Higher education in India is facing a moment of reckoning. It needs to reinvent itself to survive and thrive. A few trends are well in place:
* Increased gap between present curriculum and industry needs and future skills.
* Increased middle-class aspiration for quality and inaccessible education of global standards.
* Lowered importance of formal degrees due to changing job and industry needs.
* A growing disconnect between societal issues and learning outcomes.
These trends have amplified during the pandemic, making the sector ripe for disruption. By its very nature, academia seeks stability and is not designed to pivot frequently. But, this time, innovation is a survival need.
In India, teaching is usually not the profession of choice for the best talent. This is exacerbated by a poor research environment, and regulatory and funding constraints. Good talent migrates abroad for better research and career opportunities. Consequently, it is difficult to find a motivated high-quality faculty.
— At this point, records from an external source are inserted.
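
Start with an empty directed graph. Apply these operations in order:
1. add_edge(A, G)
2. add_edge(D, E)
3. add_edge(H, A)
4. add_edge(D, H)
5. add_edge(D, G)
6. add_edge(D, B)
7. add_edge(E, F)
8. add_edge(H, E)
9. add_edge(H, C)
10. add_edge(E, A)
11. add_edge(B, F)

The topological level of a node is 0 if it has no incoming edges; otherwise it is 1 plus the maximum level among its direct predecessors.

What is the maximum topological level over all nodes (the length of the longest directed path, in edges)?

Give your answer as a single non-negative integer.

Answer: 4

Derivation:
Op 1: add_edge(A, G). Edges now: 1
Op 2: add_edge(D, E). Edges now: 2
Op 3: add_edge(H, A). Edges now: 3
Op 4: add_edge(D, H). Edges now: 4
Op 5: add_edge(D, G). Edges now: 5
Op 6: add_edge(D, B). Edges now: 6
Op 7: add_edge(E, F). Edges now: 7
Op 8: add_edge(H, E). Edges now: 8
Op 9: add_edge(H, C). Edges now: 9
Op 10: add_edge(E, A). Edges now: 10
Op 11: add_edge(B, F). Edges now: 11
Compute levels (Kahn BFS):
  sources (in-degree 0): D
  process D: level=0
    D->B: in-degree(B)=0, level(B)=1, enqueue
    D->E: in-degree(E)=1, level(E)>=1
    D->G: in-degree(G)=1, level(G)>=1
    D->H: in-degree(H)=0, level(H)=1, enqueue
  process B: level=1
    B->F: in-degree(F)=1, level(F)>=2
  process H: level=1
    H->A: in-degree(A)=1, level(A)>=2
    H->C: in-degree(C)=0, level(C)=2, enqueue
    H->E: in-degree(E)=0, level(E)=2, enqueue
  process C: level=2
  process E: level=2
    E->A: in-degree(A)=0, level(A)=3, enqueue
    E->F: in-degree(F)=0, level(F)=3, enqueue
  process A: level=3
    A->G: in-degree(G)=0, level(G)=4, enqueue
  process F: level=3
  process G: level=4
All levels: A:3, B:1, C:2, D:0, E:2, F:3, G:4, H:1
max level = 4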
On the operational front, university work culture is status-quoist and universities are not seen as aspirational places of work for younger staff. As a result, the best talent find exciting opportunities elsewhere. This makes it difficult to develop a disruptive cutting-edge culture within universities.
School education in India is in a poor shape, the educational outcomes far lagging global standards. Consequently, the incoming supply of talent into universities is overwhelmingly not of good quality.
Universities that intend to provide exceptional outcomes have to put in a lot of hard work upfront to get the student prepared for higher education. This includes improvement in basic numerical and analytical skills, communication skills that include professional writing, critical thinking and a research aptitude. At 18, it is sometimes too late to imbibe these basic skills. As a way out, most universities limit themselves to making the student good enough for a job, not an exceptional human being.